Like it or not, blogs are the future of news
I‘m amused by media pundits and opinion makers who emerge from their ivory towers occasionally to condemn bloggers.
They harrumph: They’re amateurs. They have no checks and balances. Their audience is small. They’ll go away as the fad fades.
Many otherwise intelligent newspaper editors and commenters view blogs the same way as crusty Andy Rooney. In 2005, when asked about the CBS Public Eye blog and its policy of transparency, Rooney spouted: “I have never read the CBS Public Eye blog so I have no opinion. I’m trying to find out what blog means. It seems vastly overrated as a communications tool.”
For Rooney and other cave dwellers, a blog is a World Wide Web log – you know, like the journal kept by Captain James Kirk aboard the starship Enterprise in the old “Star Trek” series. For some, a blog is a diary. For others, it’s a means to comment on politics, religion and the news. For me, it’s an opportunity to have my own publication online and build a community of regional bloggers, commenters and “blurkers” (blog term for individuals who read but don’t post).
Happily, Editor Steve Smith and other top editors of The Spokesman- Review don’t share Rooney’s outdated views. As a result, I’m experiencing interactive journalism as few other professional newsmen. From my corner office in Coeur d’Alene’s North Idaho bureau, I interact with dozens of commenters and fellow bloggers every weekday and sometimes on weekends as part of my 3-year-old Huckleberries Online blog. Meanwhile, thousands of others from coast to coast and even in Europe tune in to see what the HBO gang says about the day’s news, the weather and everything in between, including local movers and shakers.
“There is now one less reason to make assumptions about what our constituents want, when all you have to do is ask it (at HBO) and you’ll pretty much find out,” said John Austin, an economic development expert who comments regularly and participates in the blog’s weekday cutline contest.

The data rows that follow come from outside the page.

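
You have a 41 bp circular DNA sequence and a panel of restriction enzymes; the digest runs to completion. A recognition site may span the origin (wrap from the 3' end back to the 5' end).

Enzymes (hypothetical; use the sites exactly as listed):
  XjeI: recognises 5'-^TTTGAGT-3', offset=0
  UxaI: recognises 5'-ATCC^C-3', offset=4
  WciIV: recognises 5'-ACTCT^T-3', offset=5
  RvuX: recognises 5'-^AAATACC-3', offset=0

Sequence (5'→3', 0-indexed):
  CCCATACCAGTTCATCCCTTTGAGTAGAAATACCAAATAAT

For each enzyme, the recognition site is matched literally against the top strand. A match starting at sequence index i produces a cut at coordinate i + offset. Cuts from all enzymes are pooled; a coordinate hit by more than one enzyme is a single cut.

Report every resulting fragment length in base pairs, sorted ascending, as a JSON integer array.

Scan for sites:
  XjeI (TTTGAGT, off=0): starts [18] → cuts [18]
  UxaI (ATCCC, off=4): starts [13, 39] → cuts [2, 17]
  WciIV (ACTCTT, off=5): no sites
  RvuX (AAATACC, off=0): starts [27] → cuts [27]

Pooled cuts: [2, 17, 18, 27]

Fragments:
  2→17: 15 bp
  17→18: 1 bp
  18→27: 9 bp
  27→2 (wrap): 41-27+2 = 16 bp

[1,9,15,16]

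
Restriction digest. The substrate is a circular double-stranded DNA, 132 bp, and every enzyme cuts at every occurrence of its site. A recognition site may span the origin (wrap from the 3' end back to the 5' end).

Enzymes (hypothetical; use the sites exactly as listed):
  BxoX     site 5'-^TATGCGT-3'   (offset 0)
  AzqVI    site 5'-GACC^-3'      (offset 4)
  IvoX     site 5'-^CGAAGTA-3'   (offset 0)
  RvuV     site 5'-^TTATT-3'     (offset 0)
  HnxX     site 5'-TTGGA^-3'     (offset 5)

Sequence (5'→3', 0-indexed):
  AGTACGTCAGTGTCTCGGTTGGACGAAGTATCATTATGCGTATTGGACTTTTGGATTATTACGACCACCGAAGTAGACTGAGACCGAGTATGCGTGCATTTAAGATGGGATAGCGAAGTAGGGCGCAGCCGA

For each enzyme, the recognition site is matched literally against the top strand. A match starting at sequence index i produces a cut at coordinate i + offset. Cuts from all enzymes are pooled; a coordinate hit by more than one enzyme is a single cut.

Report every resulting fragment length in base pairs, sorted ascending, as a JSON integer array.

Per-enzyme occurrences:
  BxoX (TATGCGT, off=0): starts [34, 88] → cuts [34, 88]
  AzqVI (GACC, off=4): starts [62, 81] → cuts [66, 85]
  IvoX (CGAAGTA, off=0): starts [23, 68, 113, 129] → cuts [23, 68, 113, 129]
  RvuV (TTATT, off=0): starts [55] → cuts [55]
  HnxX (TTGGA, off=5): starts [18, 42, 50] → cuts [23, 47, 55]

All cut coordinates (distinct, sorted): [23, 34, 47, 55, 66, 68, 85, 88, 113, 129]

Fragments:
  23→34: 11 bp
  34→47: 13 bp
  47→55: 8 bp
  55→66: 11 bp
  66→68: 2 bp
  68→85: 17 bp
  85→88: 3 bp
  88→113: 25 bp
  113→129: 16 bp
  129→23 (wrap): 132-129+23 = 26 bp

[2,3,8,11,11,13,16,17,25,26]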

This is how journalism should be – people learning from each other and forming opinions after intense debate, not a group of professionals with a briefcase full of media awards filtering all the news that fits and trying to mold viewers or readers to see things their way.
I started the HBO blog (originally known as No Holds Barred and then Hot Potatoes) on Feb. 16, 2004, to vent my support for George Bush as he successfully ran for re-election. I was transformed by it.
Approached properly, a blog with an active comment section that’s open to all invites freewheeling feedback. Sometimes, that’s good. It can be intimidating. If you don’t think so, try having an argument with someone about one of your pet causes – abortion, capital punishment, the best burger joint in town – with hundreds of unknown people blurking in cyberspace who often toss in their two cents. That’s why, I suspect, journalists shy away from this emerging medium. Most of us don’t want readers and news sources to have direct access to us 24/7. We want to dictate the terms of the relationship.
Due to space limitations, we decide, for example, how many letters to the editor that you can write in a month. How many words you can use. Which topics are verboten. Who gets to write commentaries. How many letters can be written on a controversial subject. Where the writer must live to have a letter printed. In the blogosphere, topics are almost as unlimited as space, although extremely long comments are still annoying.
In cyber world, you can’t hide from readers behind telephones, editors and rules.
You can use a pseudonym, however – a practice generally eschewed by the “dead-tree media.”
At HBO, you’ll meet Coeur d’Alene Councilman Mike Kennedy, County Clerk Dan English (Dan of the County), city planner Mary Souza, county planner Cheri Howell and a cast of characters with colorful pseudonyms: Stickman, Bent, Unbearable Bob, MamaJD, Jane Q. Citizen, Inspector Gadget, OrangeTV, Toadman. These HBOers don’t wait for the news to appear on their doorstep. Or for the paper to publish their letters to the editor when space is available. They chew on the news as it happens online. They suggest topics (threads). They break news. They respond to blog promptings. They debate one another.
They don’t need the mainstream media to interact. Nor do the citizen bloggers who inhabit the North Idaho blogosphere, now 42 and counting. On a daily basis, Family Phil, Dogwalk Musings, Slight Detour, JeanC’s Cat House and Shooting Society, Notes on a Napkin and the other North Idaho bloggers provide personal observations, gossip and news about their communities, from Bonners Ferry to Moscow, from Kellogg to Hauser, from Bayview to Coeur d’Alene.
Their news and views are unfiltered. They are self-edited. They are the heart and voice of the people. They are the future.